Decked out in a Steve Jobs-style black turtleneck, the founder demonstrated the eyeball-tracking technology in front of the auditorium. “As I’m looking at it, it’s playing back. But if I stop and I’m not paying attention to it, it actually pauses the content.”

“We had an early version of this where you know what happened: people put the phone down and left and didn’t pay any attention to it. Right now 70 percent of video advertising is unseen.”

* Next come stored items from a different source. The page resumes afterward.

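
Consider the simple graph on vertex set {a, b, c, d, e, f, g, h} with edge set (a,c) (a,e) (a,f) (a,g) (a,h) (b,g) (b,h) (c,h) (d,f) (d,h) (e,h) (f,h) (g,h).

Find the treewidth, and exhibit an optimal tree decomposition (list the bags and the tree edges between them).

Every bag has size at most 3, so the width is 3 − 1 = 2 and tw(G) ≤ 2. Conversely, {d, f, h} is a clique of size 3, and the vertices of any clique must share a bag in every tree decomposition; so some bag has ≥ 3 vertices and tw(G) ≥ 2. Hence tw(G) = 2 exactly.

Treewidth 2.
One such decomposition:
Bags: B1 = {a, e, h}  B2 = {a, g, h}  B3 = {a, f, h}  B4 = {a, c, h}  B5 = {b, g, h}  B6 = {d, f, h}
Tree: B1–B2, B2–B3, B1–B4, B2–B5, B3–B6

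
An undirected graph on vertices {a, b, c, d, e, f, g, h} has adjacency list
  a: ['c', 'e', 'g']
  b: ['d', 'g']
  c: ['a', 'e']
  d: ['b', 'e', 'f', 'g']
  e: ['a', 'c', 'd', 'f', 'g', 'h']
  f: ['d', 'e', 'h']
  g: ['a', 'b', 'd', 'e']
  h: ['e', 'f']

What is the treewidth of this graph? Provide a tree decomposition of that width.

Every bag has size at most 3, so the width is 3 − 1 = 2 and tw(G) ≤ 2. Conversely, {d, e, g} is a clique of size 3, and the vertices of any clique must share a bag in every tree decomposition; so some bag has ≥ 3 vertices and tw(G) ≥ 2. Hence tw(G) = 2 exactly.

Treewidth 2.
Bags: B1 = {d, e, f}  B2 = {d, e, g}  B3 = {a, e, g}  B4 = {e, f, h}  B5 = {a, c, e}  B6 = {b, d, g}
Tree: B1–B2, B2–B3, B1–B4, B3–B5, B2–B6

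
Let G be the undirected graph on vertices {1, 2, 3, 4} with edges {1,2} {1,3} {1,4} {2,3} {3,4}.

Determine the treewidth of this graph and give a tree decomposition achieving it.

Treewidth 2.
One optimal decomposition is:
Bags: B1 = {1, 2, 3}  B2 = {1, 3, 4}
Tree: B1–B2

Each bag holds 3 vertices, so the decomposition has width 2, which upper-bounds the treewidth. On the other hand G contains the 3-clique {1, 2, 3}. A clique must lie in a single bag of any decomposition, so no decomposition can have width below 2. The upper and lower bounds meet at 2, so that is the treewidth.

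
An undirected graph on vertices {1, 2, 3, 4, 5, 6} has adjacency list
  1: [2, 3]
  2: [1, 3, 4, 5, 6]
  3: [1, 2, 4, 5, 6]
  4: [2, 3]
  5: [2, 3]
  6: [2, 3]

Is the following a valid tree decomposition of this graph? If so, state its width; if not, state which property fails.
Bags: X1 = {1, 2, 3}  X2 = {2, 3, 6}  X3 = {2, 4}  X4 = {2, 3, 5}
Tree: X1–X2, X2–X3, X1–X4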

The eye-tracking ads will play on the MoviePass customer’s phone. “Part of the direction we’re doing from a web3 perspective is this is happening only on your phone, uniquely to you, and the credits that are earned are your credits that go into your virtual wallet that you get to spend,” Spikes said.

He’s that guy—

“I love product placement in movies," said CEO Stacy Spikes. “I’m the person that has a notepad and I’m writing down ‘is that Hugo Boss’? I’m that guy.” Ah yes, the guy who loves product placement in movies.

Maybe this summer we’ll find ourselves watching pre-roll ads in exchange for tiny discounts on tickets and reminiscing about that halcyon period of unlimited movies and unsustainable business.